Für den Katholikos war es bereits der zweite Besuch in Eichstätt, da seit der Gründung des hiesigen ostkirchlichen Priesterseminars die mit Rom unierten Thomaschristen aus Indien hier studieren und zusammen mit Vertretern anderer Ostkirchen zusammen leben und beten. In seiner Homilie nahm Seine Seligkeit Bezug auf die im westlichen Europa brennende Frage der Berufung zum Priestertum. Jeder, der Christus nachfolgt, soll vor allem ein „normaler Mensch“ sein, der den Heiland kennen lernen will, so der Kardinal. Erst nachdem er selber Jesus Christus als seinen treuen Freund gewonnen hat, kann er für seine Mitmenschen ein geistlicher Vater werden, der sie zu Gott führt. Vor allem soll er sich während des Studiums und auch danach in seinem priesterlichen Leben immer wieder zwei Fragen stellen und versuchen, im Studium und im Leben darauf eine Antwort zu geben: „Warum will ich Priester werden?“ Und „Wie werde/bleibe ich ein guter Priester?“ Die flammenden Worte des Hierarchen prägten sich ins Herz, genauso wie die altehrwürdige Art der Liturgie, die in harmonischer Weise Sinnhaftes und Tiefsinniges verbindet: lebendige Farben und der Glanz der priesterlichen Gewänder und des Altartuchs, der Duft des Weihrauchs, dezenter Klang der Glöckchen sowie das Schallen der Ripidien (= gottesdienstliche Fächer) und – vor allem – ergreifender Gesang der liturgischen Texte, dessen biblische Weite und dogmatische Tiefe von Theologen bewundert wird.

Während einige Teilnehmer, die Indien bereits besucht hatten, mit dem syro-malankarischen Gottesdienst vertraut waren, erlebten die anderen den Qurbono – so heißt die Heilige Messe auf Altsyrisch – zum ersten Mal in ihrem Leben.

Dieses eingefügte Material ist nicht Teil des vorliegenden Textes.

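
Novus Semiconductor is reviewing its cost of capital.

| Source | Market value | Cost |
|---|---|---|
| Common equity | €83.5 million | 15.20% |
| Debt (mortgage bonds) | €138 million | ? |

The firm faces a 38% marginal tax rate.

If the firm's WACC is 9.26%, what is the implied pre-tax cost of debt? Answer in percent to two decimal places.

Total capital V = 83.5 + 138 = 221.5.
Equity weight = 83.5/221.5 = 0.3770.
Mortgage bonds weight = 138/221.5 = 0.6230.
Equity contribution = 0.3770 × 15.2% = 5.7300%.
Remaining for debt = 9.26% − 5.7300% = 3.5300%.
Rd × (1 − 38%) × 0.6230 = 3.5300%  ⇒  Rd = 9.1385%.

9.14%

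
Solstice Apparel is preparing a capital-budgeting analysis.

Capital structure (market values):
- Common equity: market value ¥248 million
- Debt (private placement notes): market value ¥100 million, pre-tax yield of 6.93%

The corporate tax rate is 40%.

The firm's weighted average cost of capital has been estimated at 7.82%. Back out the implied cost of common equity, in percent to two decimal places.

9.30%

Total capital V = 248 + 100 = 348.
Equity weight = 248/348 = 0.7126.
Private placement notes weight = 100/348 = 0.2874.
Debt contribution = 0.2874 × 6.93% × (1 − 40%) = 1.1948%.
Required equity contribution = 7.82% − 1.1948% = 6.6252%.
Re = 6.6252% / 0.7126 = 9.2966%.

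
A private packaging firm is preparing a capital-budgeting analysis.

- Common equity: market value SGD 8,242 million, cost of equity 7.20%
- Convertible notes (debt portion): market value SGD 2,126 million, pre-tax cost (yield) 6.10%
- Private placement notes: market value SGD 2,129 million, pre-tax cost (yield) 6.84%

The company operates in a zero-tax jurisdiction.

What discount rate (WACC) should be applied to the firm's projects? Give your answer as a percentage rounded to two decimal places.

Total capital V = 8242 + 2126 + 2129 = 12497.
Equity: weight = 8242/12497 = 0.6595; cost = 7.2%.
Convertible notes (debt portion): weight = 2126/12497 = 0.1701; after-tax cost = 6.1% × (1 − 0%) = 6.1000%.
Private placement notes: weight = 2129/12497 = 0.1704; after-tax cost = 6.84% × (1 − 0%) = 6.8400%.
WACC = 0.6595 × 7.2000% + 0.1701 × 6.1000% + 0.1704 × 6.8400% = 6.9515%.

6.95%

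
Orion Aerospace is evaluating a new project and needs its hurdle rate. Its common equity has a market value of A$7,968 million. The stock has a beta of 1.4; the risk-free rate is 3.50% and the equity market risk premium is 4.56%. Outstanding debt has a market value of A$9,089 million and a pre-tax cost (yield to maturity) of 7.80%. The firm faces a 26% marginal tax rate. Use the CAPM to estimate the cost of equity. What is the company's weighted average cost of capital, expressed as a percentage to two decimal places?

7.69%

Cost of equity via CAPM: Re = 3.5% + 1.4 × 4.56% = 9.8840%.
Total capital V = 7968 + 9089 = 17057.
Equity: weight = 7968/17057 = 0.4671; cost = 9.884%.
Debt: weight = 9089/17057 = 0.5329; after-tax cost = 7.8% × (1 − 26%) = 5.7720%.
WACC = 0.4671 × 9.8840% + 0.5329 × 5.7720% = 7.6929%.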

Einen Zugang zur aktiven Mitfeier bot eine halbstündige Einführung in die syro-malankarische Eucharistie, die der Rektor des Collegium Orientale Oleksandr Petrynko vor dem Gottesdienst von der Geschichte her und am Beispiel einiger Handlungen dieser Liturgie erklärte. Viele Anwesenden allerdings kannten diese Art des Betens bereits durch die wöchentliche Zelebration in deutscher Sprache im Collegium Orientale (meistens freitags um 6:45 Uhr in der Vorlesungszeit). Für alle Interessierten war es aber eine einzigartige Gelegenheit, nicht nur die Kirchengeschichte und Liturgiewissenschaft, die in den Fachbüchern oft kompliziert dargestellt werden, direkt und hautnah zu erleben, sondern auch ein bisschen anders – und dennoch sehr würdig – die heilige Eucharistie mitzuvollziehen und den lebendigen Glauben der Thomaschristen zu erfahren.